Schwangerschaftstests sind heute in jeder Apotheke erhältlich, doch der rechtliche Rahmen für Abtreibungen hat sich in Großbritannien seit dem Schwangerschaftsabbruchgesetz von 1967 nicht verändert. Das Gesetz wurde von vielen Frauen zu Recht als Befreiungsschlag begrüßt. Wirklich liberal war die britische Gesetzgebung jedoch nie. Wie Furedi zeigt, ist sie von eugenischen Vorurteilen beeinflusst und gestattet Abtreibung nur unter „außergewöhnlichen“ Umständen. Jede Frau, die eine Schwangerschaft abbrechen will, muss zunächst ihren Hausarzt und einen weiteren Arzt davon überzeugen, ihrer Entscheidung zuzustimmen. Das Gesetz von 1967 medikalisiert Abtreibungen und reguliert sie strenger als jeden vergleichbaren chirurgischen Eingriff. Es bewahrt und verfestigt das Stigma einer Prozedur, der sich statistisch jede dritte britische Frau unterzieht (die meisten sind in ihren Zwanzigern und die Hälfte ist bereits Mutter).

„Jede Beschränkung der Wahlfreiheit einer Frau in dieser Frage ist ein Eingriff in ihre Autonomie, ihre körperliche Integrität, in ihr Menschsein.“

Furedi rechtfertigt Abtreibung vor allem moralisch. Sie geht damit über die bekannten pragmatischen Argumente von Abtreibungsbefürwortern hinaus und begibt sich in einen Bereich, der normalerweise von Abtreibungsgegnern besetzt wird. Die Autorin weist darauf hin, dass Abtreibungen heutzutage sicher und (vor allem in den frühen Wochen der Schwangerschaft) unkompliziert sind und ruft Abtreibungsbefürworter dazu auf, ihre defensive, apologetische Haltung abzulegen: „Warum fällt es vielen so schwer zu sagen, dass Abtreibung in Ordnung ist?“ Für Furedi ist es wichtig, zwischen dem Leben des Fötus und dem der schwangeren Frau zu unterscheiden und auf dem übergeordneten moralischen Status der Frau zu beharren. Sie argumentiert, dass der Fötus als biologisches Mitglied der menschlichen Spezies Respekt (oder gar Ehrfurcht) verdient. Doch obwohl der Fötus das Potenzial hat, sich zu einer menschlichen Person zu entwickeln, fehlen ihm Bewusstsein und Selbsterkenntnis – Eigenschaften, die für das Menschsein der schwangeren Frau wesentlich sind. Abtreibungsgegner argumentieren gerne, dass Abtreibungsbefürworter dem Fötus seine Menschlichkeit absprechen. Diese Sichtweise, die einem nicht-empfindungsfähigen Wesen einen menschlichen Status zuspricht, würdigt laut Furedi das Menschsein herab.

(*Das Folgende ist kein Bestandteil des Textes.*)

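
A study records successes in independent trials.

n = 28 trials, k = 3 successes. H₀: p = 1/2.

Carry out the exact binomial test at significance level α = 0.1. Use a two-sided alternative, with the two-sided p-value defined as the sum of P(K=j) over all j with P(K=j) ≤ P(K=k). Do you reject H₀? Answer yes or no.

Exact binomial: n=28, k=3, p₀=1/2=0.5000
P(X=j) = C(n,j)·p₀^j·(1−p₀)^(n−j); p = Σ P(X=j) over j with P(X=j) ≤ P(X=3)
p-value (two-sided) = 0.00003
At α=0.1: p < α → reject H₀

reject H₀: yes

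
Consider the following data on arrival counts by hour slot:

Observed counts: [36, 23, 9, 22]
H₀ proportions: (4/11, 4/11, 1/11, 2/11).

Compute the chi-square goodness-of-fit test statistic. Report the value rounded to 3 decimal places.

n = 90; E_i = n·p_i = [32.73, 32.73, 8.18, 16.36]
χ² = (36−32.73)²/32.73 + (23−32.73)²/32.73 + (9−8.18)²/8.18 + (22−16.36)²/16.36 = 5.2417
df = 3

test statistic = 5.242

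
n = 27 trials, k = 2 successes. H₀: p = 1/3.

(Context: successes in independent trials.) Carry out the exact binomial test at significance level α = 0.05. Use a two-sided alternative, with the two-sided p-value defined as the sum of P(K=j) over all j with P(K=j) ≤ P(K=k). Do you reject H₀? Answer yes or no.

Exact binomial: n=27, k=2, p₀=1/3=0.3333
P(X=j) = C(n,j)·p₀^j·(1−p₀)^(n−j); p = Σ P(X=j) over j with P(X=j) ≤ P(X=2)
p-value (two-sided) = 0.00334
At α=0.05: p < α → reject H₀

reject H₀: yes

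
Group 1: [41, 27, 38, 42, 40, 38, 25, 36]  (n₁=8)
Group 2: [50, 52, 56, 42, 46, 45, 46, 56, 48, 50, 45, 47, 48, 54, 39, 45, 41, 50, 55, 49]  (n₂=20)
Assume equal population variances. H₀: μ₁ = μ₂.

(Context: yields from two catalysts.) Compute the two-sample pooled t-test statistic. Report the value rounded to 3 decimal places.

test statistic = -5.560

x̄₁=35.875, s₁=6.402, n₁=8
x̄₂=48.200, s₂=4.830, n₂=20
s_p² = [7·6.402² + 19·4.830²]/26 = 28.0798
SE = √(s_p²·(1/8+1/20)) = 2.2167
t = (35.875−48.200)/2.2167 = -5.5599
df = 26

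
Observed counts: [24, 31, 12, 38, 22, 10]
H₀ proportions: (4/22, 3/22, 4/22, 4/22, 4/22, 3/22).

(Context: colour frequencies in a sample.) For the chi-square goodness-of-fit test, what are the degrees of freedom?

degrees of freedom = 5

df = k − 1 = 6 − 1 = 5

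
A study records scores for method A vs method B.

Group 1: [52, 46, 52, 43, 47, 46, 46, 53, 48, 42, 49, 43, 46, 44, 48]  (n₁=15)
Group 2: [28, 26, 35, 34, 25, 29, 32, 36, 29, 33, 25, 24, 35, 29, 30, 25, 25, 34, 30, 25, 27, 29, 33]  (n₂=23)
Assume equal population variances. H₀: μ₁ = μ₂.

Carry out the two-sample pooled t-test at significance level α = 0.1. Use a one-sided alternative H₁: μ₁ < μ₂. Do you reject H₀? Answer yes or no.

x̄₁=47.000, s₁=3.402, n₁=15
x̄₂=29.478, s₂=3.860, n₂=23
s_p² = [14·3.402² + 22·3.860²]/36 = 13.6039
SE = √(s_p²·(1/15+1/23)) = 1.2241
t = (47.000−29.478)/1.2241 = 14.3141
df = 36
p-value (one-sided, H₁ less) = 1.00000
At α=0.1: p ≥ α → fail to reject H₀

reject H₀: no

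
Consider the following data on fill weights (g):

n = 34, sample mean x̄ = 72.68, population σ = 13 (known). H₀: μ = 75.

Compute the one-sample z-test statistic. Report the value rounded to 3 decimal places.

SE = σ/√n = 13/√34 = 2.2295
z = (x̄−μ₀)/SE = (72.68−75)/2.2295 = -1.0406

test statistic = -1.041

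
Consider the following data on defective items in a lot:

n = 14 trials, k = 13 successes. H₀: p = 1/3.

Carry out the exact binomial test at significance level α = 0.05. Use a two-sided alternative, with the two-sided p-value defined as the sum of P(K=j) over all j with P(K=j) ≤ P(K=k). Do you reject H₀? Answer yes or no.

reject H₀: yes

Exact binomial: n=14, k=13, p₀=1/3=0.3333
P(X=j) = C(n,j)·p₀^j·(1−p₀)^(n−j); p = Σ P(X=j) over j with P(X=j) ≤ P(X=13)
p-value (two-sided) = 0.00001
At α=0.05: p < α → reject H₀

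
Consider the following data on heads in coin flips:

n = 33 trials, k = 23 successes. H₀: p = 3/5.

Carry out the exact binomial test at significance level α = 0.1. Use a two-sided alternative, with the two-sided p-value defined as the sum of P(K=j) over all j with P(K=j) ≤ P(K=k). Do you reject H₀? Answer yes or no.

Exact binomial: n=33, k=23, p₀=3/5=0.6000
P(X=j) = C(n,j)·p₀^j·(1−p₀)^(n−j); p = Σ P(X=j) over j with P(X=j) ≤ P(X=23)
p-value (two-sided) = 0.29007
At α=0.1: p ≥ α → fail to reject H₀

reject H₀: no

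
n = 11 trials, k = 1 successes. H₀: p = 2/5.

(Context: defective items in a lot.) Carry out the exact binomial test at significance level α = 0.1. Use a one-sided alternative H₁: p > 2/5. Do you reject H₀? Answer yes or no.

Exact binomial: n=11, k=1, p₀=2/5=0.4000
P(X≥1) from Σ C(n,i)·p₀^i·(1−p₀)^(n−i)
p-value (one-sided, H₁ greater) = 0.99637
At α=0.1: p ≥ α → fail to reject H₀

reject H₀: no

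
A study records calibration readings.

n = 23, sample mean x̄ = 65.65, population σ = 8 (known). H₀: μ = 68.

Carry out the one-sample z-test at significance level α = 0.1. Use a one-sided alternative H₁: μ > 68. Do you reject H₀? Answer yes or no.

SE = σ/√n = 8/√23 = 1.6681
z = (x̄−μ₀)/SE = (65.65−68)/1.6681 = -1.4088
p-value (one-sided, H₁ greater) = 0.92055
At α=0.1: p ≥ α → fail to reject H₀

reject H₀: no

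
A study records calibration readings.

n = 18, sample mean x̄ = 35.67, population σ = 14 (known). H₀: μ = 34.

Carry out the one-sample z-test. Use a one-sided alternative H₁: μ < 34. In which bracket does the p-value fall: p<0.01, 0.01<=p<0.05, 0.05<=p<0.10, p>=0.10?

p-value bracket: p>=0.10

SE = σ/√n = 14/√18 = 3.2998
z = (x̄−μ₀)/SE = (35.67−34)/3.2998 = 0.5061
p-value (one-sided, H₁ less) = 0.69360
→ bracket: p>=0.10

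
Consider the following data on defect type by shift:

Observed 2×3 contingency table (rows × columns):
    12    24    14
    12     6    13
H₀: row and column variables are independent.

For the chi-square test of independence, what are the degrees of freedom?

df = (r−1)(c−1) = (2−1)·(3−1) = 2

degrees of freedom = 2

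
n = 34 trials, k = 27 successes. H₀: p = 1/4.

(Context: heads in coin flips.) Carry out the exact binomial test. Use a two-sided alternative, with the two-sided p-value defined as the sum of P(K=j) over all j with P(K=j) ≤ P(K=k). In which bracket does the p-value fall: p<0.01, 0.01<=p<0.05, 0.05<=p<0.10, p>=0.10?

Exact binomial: n=34, k=27, p₀=1/4=0.2500
P(X=j) = C(n,j)·p₀^j·(1−p₀)^(n−j); p = Σ P(X=j) over j with P(X=j) ≤ P(X=27)
p-value (two-sided) = 0.00000
→ bracket: p<0.01

p-value bracket: p<0.01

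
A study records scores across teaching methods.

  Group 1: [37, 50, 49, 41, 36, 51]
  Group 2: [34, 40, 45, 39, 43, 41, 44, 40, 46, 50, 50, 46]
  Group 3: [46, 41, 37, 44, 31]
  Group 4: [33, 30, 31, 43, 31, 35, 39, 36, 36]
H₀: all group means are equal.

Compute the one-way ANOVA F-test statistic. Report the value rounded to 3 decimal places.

test statistic = 5.479

Group means [44.00, 43.17, 39.80, 34.89], grand mean 40.469
SSB = Σnᵢ(x̄ᵢ−x̄)² = 444.613; SSW = ΣΣ(x−x̄ᵢ)² = 757.356
MSB = 444.613/3 = 148.2044; MSW = 757.356/28 = 27.0484
F = MSB/MSW = 5.4792
df = (3, 28)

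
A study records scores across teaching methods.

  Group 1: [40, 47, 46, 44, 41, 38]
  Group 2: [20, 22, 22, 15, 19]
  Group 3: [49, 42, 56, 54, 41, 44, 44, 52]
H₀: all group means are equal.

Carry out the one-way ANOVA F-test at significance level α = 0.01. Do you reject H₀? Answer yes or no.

reject H₀: yes

Group means [42.67, 19.60, 47.75], grand mean 38.737
SSB = Σnᵢ(x̄ᵢ−x̄)² = 2573.651; SSW = ΣΣ(x−x̄ᵢ)² = 330.033
MSB = 2573.651/2 = 1286.8254; MSW = 330.033/16 = 20.6271
F = MSB/MSW = 62.3852
df = (2, 16)
p-value (upper-tail) = 0.00000
At α=0.01: p < α → reject H₀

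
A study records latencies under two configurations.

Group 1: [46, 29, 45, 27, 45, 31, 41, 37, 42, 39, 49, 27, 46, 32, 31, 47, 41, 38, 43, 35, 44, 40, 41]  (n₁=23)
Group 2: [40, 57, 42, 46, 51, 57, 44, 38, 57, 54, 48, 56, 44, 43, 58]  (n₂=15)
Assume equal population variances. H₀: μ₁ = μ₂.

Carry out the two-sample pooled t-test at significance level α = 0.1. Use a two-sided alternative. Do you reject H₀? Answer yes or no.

x̄₁=38.957, s₁=6.684, n₁=23
x̄₂=49.000, s₂=7.061, n₂=15
s_p² = [22·6.684² + 14·7.061²]/36 = 46.6932
SE = √(s_p²·(1/23+1/15)) = 2.2678
t = (38.957−49.000)/2.2678 = -4.4287
df = 36
p-value (two-sided) = 0.00008
At α=0.1: p < α → reject H₀

reject H₀: yes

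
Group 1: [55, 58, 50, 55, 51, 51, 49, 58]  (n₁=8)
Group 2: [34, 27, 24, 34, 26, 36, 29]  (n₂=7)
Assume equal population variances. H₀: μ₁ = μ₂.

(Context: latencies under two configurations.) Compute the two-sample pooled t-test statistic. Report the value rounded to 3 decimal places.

x̄₁=53.375, s₁=3.583, n₁=8
x̄₂=30.000, s₂=4.655, n₂=7
s_p² = [7·3.583² + 6·4.655²]/13 = 16.9135
SE = √(s_p²·(1/8+1/7)) = 2.1285
t = (53.375−30.000)/2.1285 = 10.9821
df = 13

test statistic = 10.982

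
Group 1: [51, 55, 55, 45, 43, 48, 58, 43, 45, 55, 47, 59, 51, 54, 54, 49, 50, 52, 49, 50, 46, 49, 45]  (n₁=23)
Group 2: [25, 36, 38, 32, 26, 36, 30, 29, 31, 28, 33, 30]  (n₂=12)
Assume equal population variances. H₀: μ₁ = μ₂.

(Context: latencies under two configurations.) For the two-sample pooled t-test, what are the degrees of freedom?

df = n₁ + n₂ − 2 = 23 + 12 − 2 = 33

degrees of freedom = 33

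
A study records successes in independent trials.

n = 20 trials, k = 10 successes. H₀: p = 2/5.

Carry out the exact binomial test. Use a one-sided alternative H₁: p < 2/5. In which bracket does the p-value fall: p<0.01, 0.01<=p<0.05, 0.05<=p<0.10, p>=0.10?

p-value bracket: p>=0.10

Exact binomial: n=20, k=10, p₀=2/5=0.4000
P(X≤10) from Σ C(n,i)·p₀^i·(1−p₀)^(n−i)
p-value (one-sided, H₁ less) = 0.87248
→ bracket: p>=0.10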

Furedi beruft sich auf namhafte Denker wie Kant, Mill, Sartre und Dworkin, um ihre Argumente für die individuelle Autonomie und die körperliche Integrität der schwangeren Frau zu untermauern. Sie bezieht dabei sowohl gegen religiöse Konservative als auch gegen postmoderne Feministen Stellung. Abschließend bietet sie ein überzeugendes Plädoyer für die Entkriminalisierung von Schwangerschaftsabbrüchen. Selbst liberale Auslegungen des Gesetzes von 1967 gehen davon aus, dass eine Abtreibung ein außergewöhnlicher Vorgang ist, der besonderer Erklärung und Rechtfertigung bedarf. „The Moral Case For Abortion“ legt überzeugend dar, warum dies den Prinzipien von Autonomie und Selbstbestimmung widerspricht. Das Buch verdient eine große Leserschaft, nicht zuletzt unter Ärzten, die die Beschränkung von Frauenrechten in diesem wichtigen Bereich viel zu lange geduldet haben.